Stephen let out a deep sigh. “Well, I suppose I could convince John and Stanley to reschedule. Let me call you right back.”

The line went dead in my hand. Absentmindedly I clicked it off, and then stepped up to my car again. “The good news,” Bob said, “is that after you replace the engine, you pretty much have a brand-new car.”

“I liked my old car.”

He shrugged. “Then pretend it's your old car. With a brand-new heart.”

I suddenly saw the truck that had been behind me on the highway, swerving and beeping; the other cars that had parted around mine, a stone in a river. I smelled the hot, rippling asphalt that sank beneath my heels as I tiptoed, shaky, across the highway. I was not one to believe in fate, but this had been too close a call, too sure a sign; as if I literally needed to be stopped short before I realized that I'd been running in the wrong direction. After my car had broken down I had called the state police and several service stations, but I had never thought to call Stephen. Somehow, I had known that if I needed to be rescued, I was going to have to do it myself.

The telephone began to ring again. “Good news,” Stephen said before I'd even given a greeting. “The Big Guys are willing to see you today at six o'clock.”

That was the moment I knew I would be leaving.

Stephen helped me load my things into the back of my car. “I completely understand,” he said, although he didn't. “You want to take some time off before choosing your next big case.”

I wanted to take some time off before choosing whether I ever wanted to take another case, period, but that was beyond Stephen's realm of belief. You didn't go to law school and make
Law Review
and work in the trenches to land the trial of a lifetime, only to question your own career choice. But on another level, Stephen couldn't accept that I might be moving away for good. I knew this because I felt the same way. In our eight years together we had not married, but we hadn't separated, either.

“You'll call me when you get there?” Stephen asked, but before I could answer, he kissed me. Our lips separated like a seam being ripped, and then I got into the car and drove away.

I suppose other women in my position—by this I mean heartbroken, at odds, and recently given a large sum of money— might have chosen a different destination. Grand Cayman, Paris, even a soul-searching hike through the Rockies. For me, there was never any question that if I wanted to lick my wounds, I would wind up in Paradise, Pennsylvania. As a child, I'd spent a week there every summer. My great-uncle had a farm there and progressively sold off lots and parcels of land until he died, at which point his son Frank moved into the big house, planted grass where the field corn had been, and opened a woodworking shop. Frank was my father's age, and had been married to Leda long before I was ever born.

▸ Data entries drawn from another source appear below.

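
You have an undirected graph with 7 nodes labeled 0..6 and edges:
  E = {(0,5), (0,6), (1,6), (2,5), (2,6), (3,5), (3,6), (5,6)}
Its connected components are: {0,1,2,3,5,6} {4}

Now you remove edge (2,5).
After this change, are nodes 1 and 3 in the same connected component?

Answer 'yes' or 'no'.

Initial components: {0,1,2,3,5,6} {4}
Removing edge (2,5): not a bridge — component count unchanged at 2.
New components: {0,1,2,3,5,6} {4}
Are 1 and 3 in the same component? yes

Answer: yes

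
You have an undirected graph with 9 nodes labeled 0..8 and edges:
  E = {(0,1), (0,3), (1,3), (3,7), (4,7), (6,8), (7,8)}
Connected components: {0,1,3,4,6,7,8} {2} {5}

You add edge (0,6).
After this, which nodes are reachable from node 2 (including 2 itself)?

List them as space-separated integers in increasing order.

Before: nodes reachable from 2: {2}
Adding (0,6): both endpoints already in same component. Reachability from 2 unchanged.
After: nodes reachable from 2: {2}

Answer: 2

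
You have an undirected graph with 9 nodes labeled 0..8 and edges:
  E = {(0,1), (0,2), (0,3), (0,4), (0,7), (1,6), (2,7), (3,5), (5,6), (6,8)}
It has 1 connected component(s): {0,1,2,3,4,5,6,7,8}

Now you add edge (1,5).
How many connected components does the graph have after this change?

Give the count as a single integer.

Initial component count: 1
Add (1,5): endpoints already in same component. Count unchanged: 1.
New component count: 1

Answer: 1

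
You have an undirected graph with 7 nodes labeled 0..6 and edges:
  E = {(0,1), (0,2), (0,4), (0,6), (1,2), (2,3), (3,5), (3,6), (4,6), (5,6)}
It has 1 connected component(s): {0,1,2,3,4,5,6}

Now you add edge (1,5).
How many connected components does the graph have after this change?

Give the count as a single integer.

Initial component count: 1
Add (1,5): endpoints already in same component. Count unchanged: 1.
New component count: 1

Answer: 1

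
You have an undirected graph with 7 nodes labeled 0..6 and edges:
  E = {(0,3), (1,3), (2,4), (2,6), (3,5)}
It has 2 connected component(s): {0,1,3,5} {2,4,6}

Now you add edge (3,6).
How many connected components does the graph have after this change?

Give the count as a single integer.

Answer: 1

Derivation:
Initial component count: 2
Add (3,6): merges two components. Count decreases: 2 -> 1.
New component count: 1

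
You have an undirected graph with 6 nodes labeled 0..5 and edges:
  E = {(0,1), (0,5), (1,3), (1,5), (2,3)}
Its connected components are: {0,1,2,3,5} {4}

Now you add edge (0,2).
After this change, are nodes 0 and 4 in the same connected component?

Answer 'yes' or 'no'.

Initial components: {0,1,2,3,5} {4}
Adding edge (0,2): both already in same component {0,1,2,3,5}. No change.
New components: {0,1,2,3,5} {4}
Are 0 and 4 in the same component? no

Answer: no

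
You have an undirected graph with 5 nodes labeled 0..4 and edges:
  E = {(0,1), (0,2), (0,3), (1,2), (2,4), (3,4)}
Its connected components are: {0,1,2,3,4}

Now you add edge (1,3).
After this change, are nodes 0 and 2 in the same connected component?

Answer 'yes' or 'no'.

Initial components: {0,1,2,3,4}
Adding edge (1,3): both already in same component {0,1,2,3,4}. No change.
New components: {0,1,2,3,4}
Are 0 and 2 in the same component? yes

Answer: yes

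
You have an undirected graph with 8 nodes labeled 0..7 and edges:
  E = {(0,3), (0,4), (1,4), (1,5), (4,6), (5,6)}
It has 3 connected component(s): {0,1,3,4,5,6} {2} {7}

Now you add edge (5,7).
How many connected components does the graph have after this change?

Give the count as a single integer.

Initial component count: 3
Add (5,7): merges two components. Count decreases: 3 -> 2.
New component count: 2

Answer: 2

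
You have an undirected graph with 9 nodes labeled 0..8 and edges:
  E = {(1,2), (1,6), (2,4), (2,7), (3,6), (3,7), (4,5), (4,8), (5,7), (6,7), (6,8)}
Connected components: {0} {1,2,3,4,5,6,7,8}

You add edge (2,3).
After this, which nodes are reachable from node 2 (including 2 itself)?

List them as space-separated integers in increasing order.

Before: nodes reachable from 2: {1,2,3,4,5,6,7,8}
Adding (2,3): both endpoints already in same component. Reachability from 2 unchanged.
After: nodes reachable from 2: {1,2,3,4,5,6,7,8}

Answer: 1 2 3 4 5 6 7 8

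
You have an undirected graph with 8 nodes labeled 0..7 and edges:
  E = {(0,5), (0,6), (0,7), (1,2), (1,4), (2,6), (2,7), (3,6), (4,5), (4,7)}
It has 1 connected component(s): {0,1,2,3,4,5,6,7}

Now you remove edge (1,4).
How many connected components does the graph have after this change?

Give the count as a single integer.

Answer: 1

Derivation:
Initial component count: 1
Remove (1,4): not a bridge. Count unchanged: 1.
  After removal, components: {0,1,2,3,4,5,6,7}
New component count: 1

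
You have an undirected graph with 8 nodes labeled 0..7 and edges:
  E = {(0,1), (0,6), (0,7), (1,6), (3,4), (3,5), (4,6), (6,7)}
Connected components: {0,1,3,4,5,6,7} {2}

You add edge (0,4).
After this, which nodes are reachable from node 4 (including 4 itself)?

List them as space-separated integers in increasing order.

Answer: 0 1 3 4 5 6 7

Derivation:
Before: nodes reachable from 4: {0,1,3,4,5,6,7}
Adding (0,4): both endpoints already in same component. Reachability from 4 unchanged.
After: nodes reachable from 4: {0,1,3,4,5,6,7}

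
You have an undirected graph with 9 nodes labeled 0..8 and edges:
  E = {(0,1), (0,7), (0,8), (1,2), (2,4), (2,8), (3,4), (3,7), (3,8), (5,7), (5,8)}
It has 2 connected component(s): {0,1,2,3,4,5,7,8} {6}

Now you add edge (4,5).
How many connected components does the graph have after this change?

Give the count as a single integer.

Answer: 2

Derivation:
Initial component count: 2
Add (4,5): endpoints already in same component. Count unchanged: 2.
New component count: 2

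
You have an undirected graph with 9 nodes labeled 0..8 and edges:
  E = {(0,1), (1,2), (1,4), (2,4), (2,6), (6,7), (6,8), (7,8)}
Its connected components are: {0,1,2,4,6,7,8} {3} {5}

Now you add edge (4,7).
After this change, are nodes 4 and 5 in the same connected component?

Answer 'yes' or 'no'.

Initial components: {0,1,2,4,6,7,8} {3} {5}
Adding edge (4,7): both already in same component {0,1,2,4,6,7,8}. No change.
New components: {0,1,2,4,6,7,8} {3} {5}
Are 4 and 5 in the same component? no

Answer: no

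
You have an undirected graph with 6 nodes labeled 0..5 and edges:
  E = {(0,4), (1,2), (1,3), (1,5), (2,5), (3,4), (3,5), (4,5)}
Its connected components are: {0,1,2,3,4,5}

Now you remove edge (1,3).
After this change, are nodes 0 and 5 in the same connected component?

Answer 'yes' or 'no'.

Answer: yes

Derivation:
Initial components: {0,1,2,3,4,5}
Removing edge (1,3): not a bridge — component count unchanged at 1.
New components: {0,1,2,3,4,5}
Are 0 and 5 in the same component? yes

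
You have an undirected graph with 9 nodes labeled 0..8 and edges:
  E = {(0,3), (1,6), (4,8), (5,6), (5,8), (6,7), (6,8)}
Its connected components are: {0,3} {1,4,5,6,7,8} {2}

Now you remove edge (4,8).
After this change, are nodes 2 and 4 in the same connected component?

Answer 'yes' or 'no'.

Answer: no

Derivation:
Initial components: {0,3} {1,4,5,6,7,8} {2}
Removing edge (4,8): it was a bridge — component count 3 -> 4.
New components: {0,3} {1,5,6,7,8} {2} {4}
Are 2 and 4 in the same component? no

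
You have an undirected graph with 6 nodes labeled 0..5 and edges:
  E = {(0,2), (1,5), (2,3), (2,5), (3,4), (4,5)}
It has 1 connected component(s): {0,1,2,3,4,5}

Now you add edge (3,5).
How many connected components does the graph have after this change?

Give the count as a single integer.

Answer: 1

Derivation:
Initial component count: 1
Add (3,5): endpoints already in same component. Count unchanged: 1.
New component count: 1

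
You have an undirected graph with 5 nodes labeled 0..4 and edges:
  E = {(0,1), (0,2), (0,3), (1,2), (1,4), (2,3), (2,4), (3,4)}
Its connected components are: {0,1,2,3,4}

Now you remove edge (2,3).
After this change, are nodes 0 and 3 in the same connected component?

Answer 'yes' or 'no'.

Answer: yes

Derivation:
Initial components: {0,1,2,3,4}
Removing edge (2,3): not a bridge — component count unchanged at 1.
New components: {0,1,2,3,4}
Are 0 and 3 in the same component? yes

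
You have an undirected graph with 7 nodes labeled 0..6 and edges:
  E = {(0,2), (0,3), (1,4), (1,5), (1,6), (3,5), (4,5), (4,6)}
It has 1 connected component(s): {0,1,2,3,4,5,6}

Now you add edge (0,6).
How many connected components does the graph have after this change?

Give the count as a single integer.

Initial component count: 1
Add (0,6): endpoints already in same component. Count unchanged: 1.
New component count: 1

Answer: 1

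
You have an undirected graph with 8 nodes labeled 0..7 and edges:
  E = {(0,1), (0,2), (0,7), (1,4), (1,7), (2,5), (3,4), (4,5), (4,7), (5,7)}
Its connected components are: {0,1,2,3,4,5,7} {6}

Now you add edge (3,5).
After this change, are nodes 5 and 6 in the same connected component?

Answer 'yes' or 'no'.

Initial components: {0,1,2,3,4,5,7} {6}
Adding edge (3,5): both already in same component {0,1,2,3,4,5,7}. No change.
New components: {0,1,2,3,4,5,7} {6}
Are 5 and 6 in the same component? no

Answer: no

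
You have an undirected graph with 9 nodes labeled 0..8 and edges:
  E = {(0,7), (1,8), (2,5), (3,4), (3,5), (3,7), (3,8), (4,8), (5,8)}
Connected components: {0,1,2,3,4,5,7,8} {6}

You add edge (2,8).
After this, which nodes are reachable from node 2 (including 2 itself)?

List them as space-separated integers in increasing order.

Answer: 0 1 2 3 4 5 7 8

Derivation:
Before: nodes reachable from 2: {0,1,2,3,4,5,7,8}
Adding (2,8): both endpoints already in same component. Reachability from 2 unchanged.
After: nodes reachable from 2: {0,1,2,3,4,5,7,8}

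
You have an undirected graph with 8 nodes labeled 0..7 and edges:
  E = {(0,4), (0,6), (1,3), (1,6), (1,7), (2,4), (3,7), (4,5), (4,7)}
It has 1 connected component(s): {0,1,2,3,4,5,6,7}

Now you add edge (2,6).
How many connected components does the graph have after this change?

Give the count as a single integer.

Initial component count: 1
Add (2,6): endpoints already in same component. Count unchanged: 1.
New component count: 1

Answer: 1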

I couldn't begin to tell you what I did during those summers in Paradise, but what stayed with me all those years was the calm that pervaded their home, and the smooth efficiency with which things were accomplished. At first, I'd thought it was because Leda and Frank had never had children of their own. Later, I came to understand it was something in Leda herself, something tied to the fact that she had grown up Amish.

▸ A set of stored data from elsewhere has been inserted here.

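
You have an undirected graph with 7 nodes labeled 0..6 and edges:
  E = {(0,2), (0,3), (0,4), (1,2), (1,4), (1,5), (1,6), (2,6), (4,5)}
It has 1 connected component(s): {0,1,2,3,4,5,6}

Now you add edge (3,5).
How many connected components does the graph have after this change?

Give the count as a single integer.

Answer: 1

Derivation:
Initial component count: 1
Add (3,5): endpoints already in same component. Count unchanged: 1.
New component count: 1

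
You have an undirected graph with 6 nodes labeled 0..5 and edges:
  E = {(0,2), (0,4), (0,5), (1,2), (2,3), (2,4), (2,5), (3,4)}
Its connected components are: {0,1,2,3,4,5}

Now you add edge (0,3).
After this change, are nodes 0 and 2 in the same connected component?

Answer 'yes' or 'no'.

Initial components: {0,1,2,3,4,5}
Adding edge (0,3): both already in same component {0,1,2,3,4,5}. No change.
New components: {0,1,2,3,4,5}
Are 0 and 2 in the same component? yes

Answer: yes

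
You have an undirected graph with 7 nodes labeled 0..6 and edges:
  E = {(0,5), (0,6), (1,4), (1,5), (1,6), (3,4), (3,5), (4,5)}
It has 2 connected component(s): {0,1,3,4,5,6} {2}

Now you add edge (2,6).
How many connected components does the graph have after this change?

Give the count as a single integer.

Answer: 1

Derivation:
Initial component count: 2
Add (2,6): merges two components. Count decreases: 2 -> 1.
New component count: 1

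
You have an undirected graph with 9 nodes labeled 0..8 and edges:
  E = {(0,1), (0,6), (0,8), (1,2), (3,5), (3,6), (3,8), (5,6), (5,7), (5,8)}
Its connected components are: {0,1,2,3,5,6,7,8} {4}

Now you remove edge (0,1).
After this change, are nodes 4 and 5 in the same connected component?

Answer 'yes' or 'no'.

Answer: no

Derivation:
Initial components: {0,1,2,3,5,6,7,8} {4}
Removing edge (0,1): it was a bridge — component count 2 -> 3.
New components: {0,3,5,6,7,8} {1,2} {4}
Are 4 and 5 in the same component? no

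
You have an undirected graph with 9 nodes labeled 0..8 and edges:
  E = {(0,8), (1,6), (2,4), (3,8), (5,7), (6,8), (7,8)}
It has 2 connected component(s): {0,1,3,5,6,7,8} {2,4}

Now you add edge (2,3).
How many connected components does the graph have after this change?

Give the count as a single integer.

Answer: 1

Derivation:
Initial component count: 2
Add (2,3): merges two components. Count decreases: 2 -> 1.
New component count: 1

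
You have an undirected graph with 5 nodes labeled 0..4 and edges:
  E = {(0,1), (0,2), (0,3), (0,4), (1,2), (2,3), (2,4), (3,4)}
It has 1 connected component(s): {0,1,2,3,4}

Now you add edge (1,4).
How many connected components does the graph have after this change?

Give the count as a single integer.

Initial component count: 1
Add (1,4): endpoints already in same component. Count unchanged: 1.
New component count: 1

Answer: 1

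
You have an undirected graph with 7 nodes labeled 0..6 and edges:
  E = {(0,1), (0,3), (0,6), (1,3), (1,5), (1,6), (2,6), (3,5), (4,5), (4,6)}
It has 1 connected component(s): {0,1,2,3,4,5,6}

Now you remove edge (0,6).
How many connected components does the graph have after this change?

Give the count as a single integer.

Answer: 1

Derivation:
Initial component count: 1
Remove (0,6): not a bridge. Count unchanged: 1.
  After removal, components: {0,1,2,3,4,5,6}
New component count: 1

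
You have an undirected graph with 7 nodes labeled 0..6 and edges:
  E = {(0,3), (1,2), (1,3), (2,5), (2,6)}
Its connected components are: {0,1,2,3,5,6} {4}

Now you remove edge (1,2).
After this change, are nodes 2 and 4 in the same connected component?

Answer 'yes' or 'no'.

Answer: no

Derivation:
Initial components: {0,1,2,3,5,6} {4}
Removing edge (1,2): it was a bridge — component count 2 -> 3.
New components: {0,1,3} {2,5,6} {4}
Are 2 and 4 in the same component? no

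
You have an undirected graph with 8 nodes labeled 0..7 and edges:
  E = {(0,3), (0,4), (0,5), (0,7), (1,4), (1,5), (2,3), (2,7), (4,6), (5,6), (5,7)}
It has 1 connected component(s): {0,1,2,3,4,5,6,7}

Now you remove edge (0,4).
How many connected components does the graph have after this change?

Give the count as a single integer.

Initial component count: 1
Remove (0,4): not a bridge. Count unchanged: 1.
  After removal, components: {0,1,2,3,4,5,6,7}
New component count: 1

Answer: 1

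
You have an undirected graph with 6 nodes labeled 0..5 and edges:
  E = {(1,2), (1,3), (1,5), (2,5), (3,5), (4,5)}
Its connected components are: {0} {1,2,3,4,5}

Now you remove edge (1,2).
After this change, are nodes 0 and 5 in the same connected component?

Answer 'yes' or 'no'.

Initial components: {0} {1,2,3,4,5}
Removing edge (1,2): not a bridge — component count unchanged at 2.
New components: {0} {1,2,3,4,5}
Are 0 and 5 in the same component? no

Answer: no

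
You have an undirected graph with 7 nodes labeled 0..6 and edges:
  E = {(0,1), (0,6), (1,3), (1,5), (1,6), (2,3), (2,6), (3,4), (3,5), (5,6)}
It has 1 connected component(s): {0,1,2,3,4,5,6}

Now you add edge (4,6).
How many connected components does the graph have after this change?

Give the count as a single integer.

Initial component count: 1
Add (4,6): endpoints already in same component. Count unchanged: 1.
New component count: 1

Answer: 1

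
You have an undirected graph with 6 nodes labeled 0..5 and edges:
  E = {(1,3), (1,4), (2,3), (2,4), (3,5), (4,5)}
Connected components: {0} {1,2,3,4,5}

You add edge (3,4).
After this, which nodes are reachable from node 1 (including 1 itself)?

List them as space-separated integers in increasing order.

Answer: 1 2 3 4 5

Derivation:
Before: nodes reachable from 1: {1,2,3,4,5}
Adding (3,4): both endpoints already in same component. Reachability from 1 unchanged.
After: nodes reachable from 1: {1,2,3,4,5}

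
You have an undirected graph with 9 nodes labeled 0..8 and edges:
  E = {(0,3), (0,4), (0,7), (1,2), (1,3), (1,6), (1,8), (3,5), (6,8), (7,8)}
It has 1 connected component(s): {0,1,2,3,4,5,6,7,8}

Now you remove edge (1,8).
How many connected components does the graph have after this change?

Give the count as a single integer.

Answer: 1

Derivation:
Initial component count: 1
Remove (1,8): not a bridge. Count unchanged: 1.
  After removal, components: {0,1,2,3,4,5,6,7,8}
New component count: 1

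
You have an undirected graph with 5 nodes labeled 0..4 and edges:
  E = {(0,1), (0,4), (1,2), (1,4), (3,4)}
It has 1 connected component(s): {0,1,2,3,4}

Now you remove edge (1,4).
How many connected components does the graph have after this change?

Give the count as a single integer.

Answer: 1

Derivation:
Initial component count: 1
Remove (1,4): not a bridge. Count unchanged: 1.
  After removal, components: {0,1,2,3,4}
New component count: 1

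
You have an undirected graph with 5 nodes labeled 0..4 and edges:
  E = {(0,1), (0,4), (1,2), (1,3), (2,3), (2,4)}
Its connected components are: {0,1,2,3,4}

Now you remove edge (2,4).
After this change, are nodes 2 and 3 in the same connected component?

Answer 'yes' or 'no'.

Answer: yes

Derivation:
Initial components: {0,1,2,3,4}
Removing edge (2,4): not a bridge — component count unchanged at 1.
New components: {0,1,2,3,4}
Are 2 and 3 in the same component? yes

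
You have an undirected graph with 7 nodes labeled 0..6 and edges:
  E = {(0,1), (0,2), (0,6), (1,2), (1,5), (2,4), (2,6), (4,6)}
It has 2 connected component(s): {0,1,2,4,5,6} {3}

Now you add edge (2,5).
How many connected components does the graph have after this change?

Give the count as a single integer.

Answer: 2

Derivation:
Initial component count: 2
Add (2,5): endpoints already in same component. Count unchanged: 2.
New component count: 2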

You could not summer in Paradise and not come in contact with the Old Order Amish, who were such an intrinsic part of the Lancaster area. The Plain people, as they called themselves, clipped along in their buggies in the thick of automobile traffic; they stood in line at the grocery store in their old-fashioned clothing; they smiled shyly from behind their farm stands where we went to buy fresh vegetables. That was, in fact, how I learned about Leda's past. We were waiting to buy armfuls of sweet corn when Leda struck up a conversation—in Pennsylvania Dutch!—with the woman who was making the sale. I was eleven, and hearing Leda—as American as me—slip into the Germanic dialect was enough to astound me. But then Leda handed me a ten-dollar bill. “Give this to the lady, Ellie,” she said, even though she was standing right there and could have done it herself.